IRS preps Web for quarterly tax payments

When the IRS this month added a Web component to its 5-year-old Electronic Federal Tax Payment System [GCN, Sept. 10, Page 7], tax processing intermediaries cheered louder than taxpayers.

'The next adopters will be individuals who make quarterly estimated tax payments,' said James L. Fox, president of govOne Solutions LP of Denver. 'What people are really looking for is interacting with the government more efficiently.'

GovOne is a subcontractor to Bank of America Corp., which processes EFTPS payments for the IRS in the southern half of the United States.

EFTPS has collected $6 trillion in taxes from 3.5 million businesses in the last five years via PC software and an interactive voice response telephone system. Not until now has it accepted payment data over the Web.

For the time being, taxpayers must have kits with personal identification numbers and passwords before they can go to two separate sites to file and to send money from their bank accounts.
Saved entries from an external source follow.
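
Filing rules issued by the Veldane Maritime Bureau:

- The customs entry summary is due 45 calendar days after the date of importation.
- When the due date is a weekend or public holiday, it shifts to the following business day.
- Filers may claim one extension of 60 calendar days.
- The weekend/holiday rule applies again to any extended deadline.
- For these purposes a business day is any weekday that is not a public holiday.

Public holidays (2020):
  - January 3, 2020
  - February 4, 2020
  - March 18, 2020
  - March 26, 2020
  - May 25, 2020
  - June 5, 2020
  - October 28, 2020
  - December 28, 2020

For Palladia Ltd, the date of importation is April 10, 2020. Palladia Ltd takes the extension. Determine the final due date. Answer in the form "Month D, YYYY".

July 27, 2020

From April 10, 2020, 45 calendar days later is May 25, 2020.
Because May 25, 2020 is a listed holiday, the deadline becomes May 26, 2020 (Tuesday).
Add the 60 calendar-day extension to May 26, 2020: July 25, 2020.
July 25, 2020 falls on a Saturday. Rolling to the next business day gives July 27, 2020, a Monday.
Deadline: July 27, 2020.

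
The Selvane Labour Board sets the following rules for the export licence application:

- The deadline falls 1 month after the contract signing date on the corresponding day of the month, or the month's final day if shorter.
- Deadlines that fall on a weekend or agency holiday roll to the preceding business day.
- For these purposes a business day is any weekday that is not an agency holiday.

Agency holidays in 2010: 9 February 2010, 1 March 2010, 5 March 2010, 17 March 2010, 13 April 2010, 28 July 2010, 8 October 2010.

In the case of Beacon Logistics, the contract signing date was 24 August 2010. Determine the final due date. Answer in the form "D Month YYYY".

1 month from 24 August 2010 is 24 September 2010.
Since 24 September 2010 is a Friday and not a holiday, the date is unchanged.
So the filing is due 24 September 2010.

24 September 2010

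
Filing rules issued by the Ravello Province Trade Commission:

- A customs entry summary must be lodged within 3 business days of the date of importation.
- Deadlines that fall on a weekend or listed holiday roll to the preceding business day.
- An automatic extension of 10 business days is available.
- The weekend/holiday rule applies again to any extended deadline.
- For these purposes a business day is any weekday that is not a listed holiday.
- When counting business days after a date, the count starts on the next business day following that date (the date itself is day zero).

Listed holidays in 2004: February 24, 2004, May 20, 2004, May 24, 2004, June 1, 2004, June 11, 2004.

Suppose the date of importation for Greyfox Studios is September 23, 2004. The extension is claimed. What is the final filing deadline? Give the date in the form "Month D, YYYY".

3 business days after September 23, 2004, excluding weekends and holidays, is September 28, 2004.
Since September 28, 2004 is a Tuesday and not a holiday, the date is unchanged.
The 10-business-day extension runs from September 28, 2004 to October 12, 2004.
October 12, 2004 falls on a Tuesday, which is a business day, so no adjustment is needed.
Deadline: October 12, 2004.

October 12, 2004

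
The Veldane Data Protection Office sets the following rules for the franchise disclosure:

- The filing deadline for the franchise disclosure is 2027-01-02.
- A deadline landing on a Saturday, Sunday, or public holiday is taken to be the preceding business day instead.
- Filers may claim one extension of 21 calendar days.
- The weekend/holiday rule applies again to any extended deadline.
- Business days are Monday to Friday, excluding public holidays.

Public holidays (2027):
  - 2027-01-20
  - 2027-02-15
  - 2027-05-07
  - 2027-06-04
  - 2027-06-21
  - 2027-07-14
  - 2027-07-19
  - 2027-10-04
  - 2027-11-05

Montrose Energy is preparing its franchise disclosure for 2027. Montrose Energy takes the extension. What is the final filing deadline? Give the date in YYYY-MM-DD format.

2027-01-22

The stated deadline is 2027-01-02.
2027-01-02 is a Saturday, so it moves to the preceding business day, 2027-01-01 (Friday).
Add the 21 calendar-day extension to 2027-01-01: 2027-01-22.
2027-01-22 is a Friday and not a listed holiday, so it stands.
The final due date is 2027-01-22.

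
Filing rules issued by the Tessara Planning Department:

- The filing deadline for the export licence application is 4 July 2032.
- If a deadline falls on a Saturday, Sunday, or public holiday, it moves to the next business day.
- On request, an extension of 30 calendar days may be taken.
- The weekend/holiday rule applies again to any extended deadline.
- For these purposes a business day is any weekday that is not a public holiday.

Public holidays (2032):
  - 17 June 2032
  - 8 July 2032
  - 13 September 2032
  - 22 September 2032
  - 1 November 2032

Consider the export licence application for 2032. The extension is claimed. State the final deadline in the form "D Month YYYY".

4 August 2032

The statutory due date is 4 July 2032.
Because 4 July 2032 is a Sunday, the deadline becomes 5 July 2032 (Monday).
The 30-calendar-day extension moves the deadline from 5 July 2032 to 4 August 2032.
4 August 2032 (Wednesday) is already a business day.
The final due date is 4 August 2032.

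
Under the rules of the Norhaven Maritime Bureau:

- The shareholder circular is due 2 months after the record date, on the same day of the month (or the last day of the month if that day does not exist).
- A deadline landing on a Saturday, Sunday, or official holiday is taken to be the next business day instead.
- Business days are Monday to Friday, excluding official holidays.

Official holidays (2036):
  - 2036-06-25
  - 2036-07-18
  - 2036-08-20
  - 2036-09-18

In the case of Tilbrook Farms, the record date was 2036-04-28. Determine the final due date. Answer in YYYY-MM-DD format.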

IRS officials plan eventually to merge the two sites.

Meanwhile, tax intermediaries are tailoring software to calculate and remit sales tax by jurisdiction'a necessary step for taxing interstate catalog and online purchases.

Although state and local officials are eager to tap that revenue stream, they have been stymied for years by the complexity of assessing and apportioning such taxes.

Fox said his company acquired Taxware International Inc. of Salem, Mass., to provide the tax software for a one-year pilot now under way in Kansas, Michigan, North Carolina and Wisconsin.

Charles Collins, director of the North Carolina sales and use tax division, said the pilot will 'modernize sales and use tax administration.'

Catalog and online merchants will use the state-certified Streamlined Sales Tax Project software, hosted on the Web by Taxware and Hewlett-Packard Co., to remit the proper taxes electronically to various state and local taxing jurisdictions.

'National merchants want a faster, better, cheaper way to remit to the proper taxing authorities and avoid audit issues,' Fox said.